Jakarta –
Seseorang yang tertular COVID-19 dan masih mengalami gejala enam bulan hingga dua tahun kemudian memiliki peluang kecil untuk ‘sembuh’ dari Long COVID. Kondisi ini dikaitkan dengan gejala yang menetap setelah terpapar SARS-CoV-2, virus penyebab COVID-19, hingga sistem kekebalan tubuh melemah.
Temuan baru dari para peneliti di Inggris dan AS menemukan tren peningkatan kasus COVID yang berkepanjangan.
“Bagi pasien yang telah berjuang selama lebih dari dua tahun, peluang untuk sembuh total akan sangat kecil,” kata Manoj Sivan, profesor kedokteran rehabilitasi di Universitas Leeds dan salah satu penulis temuan baru yang dipublikasikan di The Lancet. .
Sivan mengatakan, beberapa keluhan yang masih dirasakan pasien COVID-19 adalah: Kondisi kronis Myalgic Encephalomyelitis / Fibromyalgia sindrom kelelahan kronis
Faktanya, seseorang harus berhati-hati terhadap COVID yang berkepanjangan jika gejalanya tidak kunjung hilang selama lebih dari tiga bulan.

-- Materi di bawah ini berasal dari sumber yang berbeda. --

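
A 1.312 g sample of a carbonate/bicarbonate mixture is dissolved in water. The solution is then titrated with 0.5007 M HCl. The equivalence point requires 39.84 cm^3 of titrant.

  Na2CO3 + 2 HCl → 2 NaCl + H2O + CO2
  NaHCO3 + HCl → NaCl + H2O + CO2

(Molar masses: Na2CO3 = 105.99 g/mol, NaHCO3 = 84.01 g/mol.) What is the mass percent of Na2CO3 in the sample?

n(HCl) = 0.03984 × 0.5007 = 0.01995 mol
Let x = n(Na2CO3), y = n(NaHCO3).
Titrant: 2x + 1y = 0.01995;  mass: 105.99x + 84.01y = 1.312
Solving, x = 5.865 × 10^-3 mol, y = 8.217 × 10^-3 mol
mass of Na2CO3 = 5.865 × 10^-3 × 105.99 = 0.6217 g
% Na2CO3 = 0.6217 / 1.312 × 100 = 47.38 %

47.38 %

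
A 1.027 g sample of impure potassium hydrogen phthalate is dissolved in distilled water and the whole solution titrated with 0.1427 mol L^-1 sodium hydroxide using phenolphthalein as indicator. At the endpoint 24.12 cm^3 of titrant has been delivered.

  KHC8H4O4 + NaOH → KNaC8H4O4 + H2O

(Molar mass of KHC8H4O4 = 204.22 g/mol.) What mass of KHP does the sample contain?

n(NaOH) = 0.02412 L × 0.1427 mol/L = 3.442 × 10^-3 mol
n(KHC8H4O4) = 3.442 × 10^-3 mol (1:1 ratio)
mass of KHC8H4O4 = 3.442 × 10^-3 × 204.22 g/mol = 0.7029 g

0.7029 g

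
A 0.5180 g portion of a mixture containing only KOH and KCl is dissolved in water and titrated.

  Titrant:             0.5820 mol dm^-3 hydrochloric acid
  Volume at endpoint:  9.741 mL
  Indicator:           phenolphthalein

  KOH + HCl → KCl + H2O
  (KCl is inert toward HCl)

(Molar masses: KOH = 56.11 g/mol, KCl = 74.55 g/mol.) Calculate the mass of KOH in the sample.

n(HCl) = 0.009741 × 0.5820 = 5.669 × 10^-3 mol
Let x = n(KOH), y = n(KCl).
Titrant: 1x = 5.669 × 10^-3;  mass: 56.11x + 74.55y = 0.5180
Solving, x = 5.669 × 10^-3 mol, y = 2.681 × 10^-3 mol
mass of KOH = 5.669 × 10^-3 × 56.11 = 0.3181 g

0.3181 g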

Secara umum keluhan berikut ini akan terus berlanjut. apa pun? Kelelahan ekstrem Kabut otak atau kesulitan berkonsentrasi Sesak napas Nyeri sendi
Gejalanya bisa ringan hingga sangat parah, dan tidak ada tes diagnostik atau pengobatan yang dapat memastikan diagnosisnya.
Sebuah penelitian di Inggris menunjukkan bahwa hampir sepertiga dari mereka yang melaporkan gejala setelah 12 minggu mengalami perbaikan setelah 12 bulan. Penyakit lainnya, khususnya di antara pasien yang dirawat di rumah sakit, menunjukkan tingkat kesembuhan yang jauh lebih rendah.
Dalam studi yang dilakukan oleh Kantor Statistik Nasional Inggris, 2 juta orang melaporkan sendiri gejala COVID jangka panjang pada bulan Maret lalu. Sekitar 700.000, atau 30,6 persen, mengatakan mereka pertama kali mengalami gejala setidaknya tiga tahun sebelumnya. Secara global, perkiraan yang diterima menunjukkan bahwa 65 juta hingga 200 juta orang menderita COVID yang berkepanjangan.
“Itu berarti antara 19,5 juta dan 60 juta orang menghadapi gangguan selama bertahun-tahun berdasarkan perkiraan awal,” kata Sivan.
Amerika Serikat dan beberapa negara seperti Jerman terus mendanai penelitian COVID jangka panjang. Namun, lebih dari dua puluh empat ahli, pendukung pasien, dan eksekutif farmasi mengatakan kepada Reuters bahwa pendanaan dan perhatian terhadap kondisi ini semakin berkurang di negara-negara kaya lainnya, yang biasanya mendanai penelitian berskala besar.
Di negara-negara berpendapatan rendah dan menengah, hal ini tidak pernah ada. “Perhatian telah berubah,” kata Amitava Banerjee, seorang profesor di University College London yang memimpin uji coba besar program penggunaan kembali narkoba dan rehabilitasi.
Dia mengatakan COVID-19 dalam jangka panjang harus dilihat sebagai kondisi kronis yang dapat diobati untuk meningkatkan kehidupan pasien daripada menyembuhkannya, seperti penyakit jantung atau radang sendi.
“Ini luar biasa,” aku Leticia Soares, 39, dari Brasil, yang terinfeksi pada tahun 2020 dan berjuang melawan kelelahan parah dan nyeri kronis sejak saat itu.
Pada hari yang baik, dia menghabiskan lima jam di luar tempat tidur. Ketika dia bisa bekerja, Soares adalah salah satu pemimpin dan peneliti dari Patient-Led Research Collaborative, sebuah kelompok advokasi yang terlibat dalam tinjauan jangka panjang terhadap bukti COVID yang baru-baru ini diterbitkan di Nature.
Soares mengatakan dia yakin pemulihan jarang membutuhkan waktu lebih dari 12 bulan. Beberapa pasien mungkin merasakan gejalanya mereda, lalu kambuh lagi, suatu bentuk kesembuhan yang sering disalahartikan sebagai pemulihan.
“Ini sangat melelahkan dan sangat sepi. Seseorang dapat menghabiskan waktu bertanya-tanya, ‘Apakah kondisi saya akan bertambah buruk setelah ini?'” katanya, menggambarkan pengalamannya sendiri.